Schließlich zum dritten Thema: Sind wir in der Lage, über alternative Entwicklungsmodelle für die Kultur nachzudenken? Auf diesen Seiten haben wir in den “Pandemie”-Monaten einige Aspekte hervorgehoben, die für die Diskussion von Nutzen sein könnten.
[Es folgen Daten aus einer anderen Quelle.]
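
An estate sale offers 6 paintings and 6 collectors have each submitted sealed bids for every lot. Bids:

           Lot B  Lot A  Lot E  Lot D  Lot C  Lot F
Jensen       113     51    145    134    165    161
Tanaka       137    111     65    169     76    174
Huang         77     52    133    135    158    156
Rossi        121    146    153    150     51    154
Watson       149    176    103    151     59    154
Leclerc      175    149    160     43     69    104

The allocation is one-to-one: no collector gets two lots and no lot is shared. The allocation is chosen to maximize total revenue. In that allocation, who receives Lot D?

Tanaka receives Lot D.

Optimal: Jensen→Lot C ($165), Tanaka→Lot D ($169), Huang→Lot F ($156), Rossi→Lot E ($153), Watson→Lot A ($176), Leclerc→Lot B ($175) — total 165+169+156+153+176+175 = $994.
Row-greedy (each collector in turn takes its best remaining lot) gives $978, worse by 16.
Next-best assignment: Jensen→Lot F, Tanaka→Lot D, Huang→Lot C, Rossi→Lot E, Watson→Lot A, Leclerc→Lot B = $992.
Swapping Huang↔Jensen (Huang→Lot C $158, Jensen→Lot F $161) loses 2.
Checked against all permutations: $994 is optimal.
Tanaka's own top lot is Lot F ($174), but forcing Tanaka→Lot F and reassigning the rest optimally gives only $978 — worse by 16.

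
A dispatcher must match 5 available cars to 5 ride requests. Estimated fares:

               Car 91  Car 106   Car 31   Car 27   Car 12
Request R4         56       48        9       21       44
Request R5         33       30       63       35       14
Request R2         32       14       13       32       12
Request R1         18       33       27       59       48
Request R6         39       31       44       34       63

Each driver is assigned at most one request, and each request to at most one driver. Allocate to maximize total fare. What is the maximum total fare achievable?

This is the linear assignment problem.
Optimal: Car 91→Request R2 ($32), Car 106→Request R4 ($48), Car 31→Request R5 ($63), Car 27→Request R1 ($59), Car 12→Request R6 ($63) — total 32+48+63+59+63 = $265.
Row-greedy (each driver in turn takes its best remaining request) gives $198, worse by 67.
Swapping Car 31↔Car 27 (Car 31→Request R1 $27, Car 27→Request R5 $35) loses 60.

Max total: $265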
In der Zwischenzeit müssen wir uns wieder die Frage stellen, wozu die Kultur da ist (die Institute selbst müssen darüber nachdenken, wer sie sind, was sie repräsentieren und an wen sie sich wenden wollen) und welche Hinweise sie für die Verwaltung der Städte geben kann: Wie Paola Dubini hier vorgeschlagen hat, muss die Kulturpolitik nach dem Kovidum “die Beziehung zur Forschung und zur Gesundheit, insbesondere zur psychischen Gesundheit, entschiedener untersuchen”. Und noch einmal: Es wird angebracht sein, neue Modelle für die Touristenströme zu überdenken, über eine Kultur nachzudenken , die stärker in das Gefüge unserer Städte integriert ist, zu versuchen, den Sektor so umzugestalten, dass er näher an den Bedürfnissen der Bürger ist, und Managementmodelle zu finden, die eine größere Nachhaltigkeit für die Einrichtungen garantieren. Sicherlich können wir bis auf Weiteres Polarisierungen vermeiden, die niemandem dienen und im Gegenteil nur schaden.